People work six days a week in the sweltering tropical climate, under torrential rain and under a scorching sun. Your salary is determined by the price of coconut oil, influenced by traders around the world. The typical farmer earns perhaps 60,000 pesos a year, about $1,100.

“We are poor here,” Limbaro said one recent morning, as a steady drizzle turned the reddish soil into mud. “We only buy sardines and rice. “For most people here, the life they are born into is the life they will live.”

At 64, Limbaro’s life is dominated by two activities: playing basketball on the concrete courts that form the center of each village and running a copra cooperative that gives local farmers a way to pool their efforts.

Farmers typically harvest coconuts on their own small farms, removing the husks and selling much of the shell-wrapped fruit to processing plant agents that make juice. They sell the rest of their harvest to village dryers that roast the meat over hot coals, producing a product that is sold to processing plants that grind it into oil.

The plants that dry the fruit, which burn coconut shells as a source of energy, tend to be owned by local women like Mercita Rementizo, 65, who also operates a local grocery kiosk.

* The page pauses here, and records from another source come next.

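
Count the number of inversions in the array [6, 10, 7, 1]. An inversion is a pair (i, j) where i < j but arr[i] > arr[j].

Finding inversions in [6, 10, 7, 1]:

(0, 3): arr[0]=6 > arr[3]=1
(1, 2): arr[1]=10 > arr[2]=7
(1, 3): arr[1]=10 > arr[3]=1
(2, 3): arr[2]=7 > arr[3]=1

Total inversions: 4

The array has 4 inversion(s): (0,3), (1,2), (1,3), (2,3). Each pair (i,j) satisfies i < j and arr[i] > arr[j].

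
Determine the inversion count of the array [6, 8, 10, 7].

Finding inversions in [6, 8, 10, 7]:

(1, 3): arr[1]=8 > arr[3]=7
(2, 3): arr[2]=10 > arr[3]=7

Total inversions: 2

The array has 2 inversion(s): (1,3), (2,3). Each pair (i,j) satisfies i < j and arr[i] > arr[j].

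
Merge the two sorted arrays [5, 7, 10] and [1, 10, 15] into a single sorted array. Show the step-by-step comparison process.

Merging process:

Compare 5 vs 1: take 1 from right. Merged: [1]
Compare 5 vs 10: take 5 from left. Merged: [1, 5]
Compare 7 vs 10: take 7 from left. Merged: [1, 5, 7]
Compare 10 vs 10: take 10 from left. Merged: [1, 5, 7, 10]
Append remaining from right: [10, 15]. Merged: [1, 5, 7, 10, 10, 15]

Final merged array: [1, 5, 7, 10, 10, 15]
Total comparisons: 4

The merged array is [1, 5, 7, 10, 10, 15], requiring 4 comparisons. The merge step runs in O(n) time where n is the total number of elements.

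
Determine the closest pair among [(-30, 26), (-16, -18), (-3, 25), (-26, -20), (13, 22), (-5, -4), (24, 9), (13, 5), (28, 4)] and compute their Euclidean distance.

Computing all pairwise distances among 9 points:

d((-30, 26), (-16, -18)) = 46.1736
d((-30, 26), (-3, 25)) = 27.0185
d((-30, 26), (-26, -20)) = 46.1736
d((-30, 26), (13, 22)) = 43.1856
d((-30, 26), (-5, -4)) = 39.0512
d((-30, 26), (24, 9)) = 56.6127
d((-30, 26), (13, 5)) = 47.8539
d((-30, 26), (28, 4)) = 62.0322
d((-16, -18), (-3, 25)) = 44.9222
d((-16, -18), (-26, -20)) = 10.198
d((-16, -18), (13, 22)) = 49.4065
d((-16, -18), (-5, -4)) = 17.8045
d((-16, -18), (24, 9)) = 48.2597
d((-16, -18), (13, 5)) = 37.0135
d((-16, -18), (28, 4)) = 49.1935
d((-3, 25), (-26, -20)) = 50.5371
d((-3, 25), (13, 22)) = 16.2788
d((-3, 25), (-5, -4)) = 29.0689
d((-3, 25), (24, 9)) = 31.3847
d((-3, 25), (13, 5)) = 25.6125
d((-3, 25), (28, 4)) = 37.4433
d((-26, -20), (13, 22)) = 57.3149
d((-26, -20), (-5, -4)) = 26.4008
d((-26, -20), (24, 9)) = 57.8014
d((-26, -20), (13, 5)) = 46.3249
d((-26, -20), (28, 4)) = 59.0931
d((13, 22), (-5, -4)) = 31.6228
d((13, 22), (24, 9)) = 17.0294
d((13, 22), (13, 5)) = 17.0
d((13, 22), (28, 4)) = 23.4307
d((-5, -4), (24, 9)) = 31.7805
d((-5, -4), (13, 5)) = 20.1246
d((-5, -4), (28, 4)) = 33.9559
d((24, 9), (13, 5)) = 11.7047
d((24, 9), (28, 4)) = 6.4031 <-- minimum
d((13, 5), (28, 4)) = 15.0333

Closest pair: (24, 9) and (28, 4) with distance 6.4031

The closest pair is (24, 9) and (28, 4) with Euclidean distance 6.4031. For 9 points, brute-force pairwise comparison is shown above. For large n, the divide-and-conquer algorithm (sort by x, recurse on halves, check the dividing strip) achieves O(n log n).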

She earns extra money as a music teacher and as a drummer in a family band that plays tango, jazz and rock classics at town festivals.

“I have a lot of side issues,” he said. “Everyone here does it.”

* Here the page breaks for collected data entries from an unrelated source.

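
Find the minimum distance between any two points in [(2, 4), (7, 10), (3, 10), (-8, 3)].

Computing all pairwise distances among 4 points:

d((2, 4), (7, 10)) = 7.8102
d((2, 4), (3, 10)) = 6.0828
d((2, 4), (-8, 3)) = 10.0499
d((7, 10), (3, 10)) = 4.0 <-- minimum
d((7, 10), (-8, 3)) = 16.5529
d((3, 10), (-8, 3)) = 13.0384

Closest pair: (7, 10) and (3, 10) with distance 4.0

The closest pair is (7, 10) and (3, 10) with Euclidean distance 4.0. For 4 points, brute-force pairwise comparison is shown above. For large n, the divide-and-conquer algorithm (sort by x, recurse on halves, check the dividing strip) achieves O(n log n).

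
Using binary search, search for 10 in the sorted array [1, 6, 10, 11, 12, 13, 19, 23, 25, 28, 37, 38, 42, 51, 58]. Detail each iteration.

Binary search for 10 in [1, 6, 10, 11, 12, 13, 19, 23, 25, 28, 37, 38, 42, 51, 58]:

lo=0, hi=14, mid=7, arr[mid]=23 -> 23 > 10, search left half
lo=0, hi=6, mid=3, arr[mid]=11 -> 11 > 10, search left half
lo=0, hi=2, mid=1, arr[mid]=6 -> 6 < 10, search right half
lo=2, hi=2, mid=2, arr[mid]=10 -> Found target at index 2!

Binary search finds 10 at index 2 after 4 comparisons. The search repeatedly halves the search space by comparing with the middle element.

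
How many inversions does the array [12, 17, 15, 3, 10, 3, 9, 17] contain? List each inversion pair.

Finding inversions in [12, 17, 15, 3, 10, 3, 9, 17]:

(0, 3): arr[0]=12 > arr[3]=3
(0, 4): arr[0]=12 > arr[4]=10
(0, 5): arr[0]=12 > arr[5]=3
(0, 6): arr[0]=12 > arr[6]=9
(1, 2): arr[1]=17 > arr[2]=15
(1, 3): arr[1]=17 > arr[3]=3
(1, 4): arr[1]=17 > arr[4]=10
(1, 5): arr[1]=17 > arr[5]=3
(1, 6): arr[1]=17 > arr[6]=9
(2, 3): arr[2]=15 > arr[3]=3
(2, 4): arr[2]=15 > arr[4]=10
(2, 5): arr[2]=15 > arr[5]=3
(2, 6): arr[2]=15 > arr[6]=9
(4, 5): arr[4]=10 > arr[5]=3
(4, 6): arr[4]=10 > arr[6]=9

Total inversions: 15

The array has 15 inversion(s): (0,3), (0,4), (0,5), (0,6), (1,2), (1,3), (1,4), (1,5), (1,6), (2,3), (2,4), (2,5), (2,6), (4,5), (4,6). Each pair (i,j) satisfies i < j and arr[i] > arr[j].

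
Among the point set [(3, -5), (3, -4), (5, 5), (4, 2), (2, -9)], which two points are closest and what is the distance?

Computing all pairwise distances among 5 points:

d((3, -5), (3, -4)) = 1.0 <-- minimum
d((3, -5), (5, 5)) = 10.198
d((3, -5), (4, 2)) = 7.0711
d((3, -5), (2, -9)) = 4.1231
d((3, -4), (5, 5)) = 9.2195
d((3, -4), (4, 2)) = 6.0828
d((3, -4), (2, -9)) = 5.099
d((5, 5), (4, 2)) = 3.1623
d((5, 5), (2, -9)) = 14.3178
d((4, 2), (2, -9)) = 11.1803

Closest pair: (3, -5) and (3, -4) with distance 1.0

The closest pair is (3, -5) and (3, -4) with Euclidean distance 1.0. For 5 points, brute-force pairwise comparison is shown above. For large n, the divide-and-conquer algorithm (sort by x, recurse on halves, check the dividing strip) achieves O(n log n).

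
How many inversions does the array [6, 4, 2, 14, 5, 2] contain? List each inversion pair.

Finding inversions in [6, 4, 2, 14, 5, 2]:

(0, 1): arr[0]=6 > arr[1]=4
(0, 2): arr[0]=6 > arr[2]=2
(0, 4): arr[0]=6 > arr[4]=5
(0, 5): arr[0]=6 > arr[5]=2
(1, 2): arr[1]=4 > arr[2]=2
(1, 5): arr[1]=4 > arr[5]=2
(3, 4): arr[3]=14 > arr[4]=5
(3, 5): arr[3]=14 > arr[5]=2
(4, 5): arr[4]=5 > arr[5]=2

Total inversions: 9

The array has 9 inversion(s): (0,1), (0,2), (0,4), (0,5), (1,2), (1,5), (3,4), (3,5), (4,5). Each pair (i,j) satisfies i < j and arr[i] > arr[j].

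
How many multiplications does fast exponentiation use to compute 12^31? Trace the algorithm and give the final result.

Computing 12^31 by squaring (build up from 12^1; each line after the first costs one multiplication):

12^1 = 12
12^2 = (12^1)^2 = 12^2 = 144
12^3 = 12 * 12^2 = 12 * 144 = 1728
12^6 = (12^3)^2 = 1728^2 = 2985984
12^7 = 12 * 12^6 = 12 * 2985984 = 35831808
12^14 = (12^7)^2 = 35831808^2 = 1283918464548864
12^15 = 12 * 12^14 = 12 * 1283918464548864 = 15407021574586368
12^30 = (12^15)^2 = 15407021574586368^2 = 237376313799769806328950291431424
12^31 = 12 * 12^30 = 12 * 237376313799769806328950291431424 = 2848515765597237675947403497177088

Result: 2848515765597237675947403497177088
Multiplications needed: 8 (8 lines after 12^1)

12^31 = 2848515765597237675947403497177088. Using exponentiation by squaring, this requires 8 multiplications. The key idea: if the exponent is even, square the half-power; if odd, multiply by the base once.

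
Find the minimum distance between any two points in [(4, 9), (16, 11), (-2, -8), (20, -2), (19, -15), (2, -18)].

Computing all pairwise distances among 6 points:

d((4, 9), (16, 11)) = 12.1655
d((4, 9), (-2, -8)) = 18.0278
d((4, 9), (20, -2)) = 19.4165
d((4, 9), (19, -15)) = 28.3019
d((4, 9), (2, -18)) = 27.074
d((16, 11), (-2, -8)) = 26.1725
d((16, 11), (20, -2)) = 13.6015
d((16, 11), (19, -15)) = 26.1725
d((16, 11), (2, -18)) = 32.2025
d((-2, -8), (20, -2)) = 22.8035
d((-2, -8), (19, -15)) = 22.1359
d((-2, -8), (2, -18)) = 10.7703 <-- minimum
d((20, -2), (19, -15)) = 13.0384
d((20, -2), (2, -18)) = 24.0832
d((19, -15), (2, -18)) = 17.2627

Closest pair: (-2, -8) and (2, -18) with distance 10.7703

The closest pair is (-2, -8) and (2, -18) with Euclidean distance 10.7703. For 6 points, brute-force pairwise comparison is shown above. For large n, the divide-and-conquer algorithm (sort by x, recurse on halves, check the dividing strip) achieves O(n log n).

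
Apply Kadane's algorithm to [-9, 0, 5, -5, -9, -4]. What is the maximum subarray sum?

Using Kadane's algorithm on [-9, 0, 5, -5, -9, -4]:

Scanning through the array:
Position 1 (value 0): max_ending_here = 0, max_so_far = 0
Position 2 (value 5): max_ending_here = 5, max_so_far = 5
Position 3 (value -5): max_ending_here = 0, max_so_far = 5
Position 4 (value -9): max_ending_here = -9, max_so_far = 5
Position 5 (value -4): max_ending_here = -4, max_so_far = 5

Maximum subarray: [0, 5]
Maximum sum: 5

The maximum subarray is [0, 5] with sum 5. This subarray runs from index 1 to index 2.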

Limbaro said he relied entirely on women to fill out the ranks of the cooperative’s board of directors. “Women are more productive than men,” he said matter-of-factly. “Women don’t gamble, drink or womanize. “I trust women more.”

The main function of the cooperative is to organize the transportation of coconuts to the processing plants. That task has become much more difficult in recent months after the organization’s freight truck broke down. It lies in the mud, under a tarp, with rusty sides and paint peeling off, motionless for lack of the 150,000 pesos (about $2,600) needed to repair it.

So the cooperative is at the mercy of buyer’s agents, who charge members for the cost of transportation. This additional cost is coming just as copra prices have fallen precipitously this year, farmers complain. No one is entirely clear about the cause, although people are speculating about a glut of palm oil – an alternative to coconut oil for cooking – as big producers in the Philippines, Malaysia and Indonesia ramp up production.

Limbaro remains stoic in the face of such forces.

He feels his own mortality as he seeks sustenance in the trees, some of them ancient, that connect the ground with the sky.

“This is the only resource that is available here,” he said. “The coconuts will still be here even after I die.”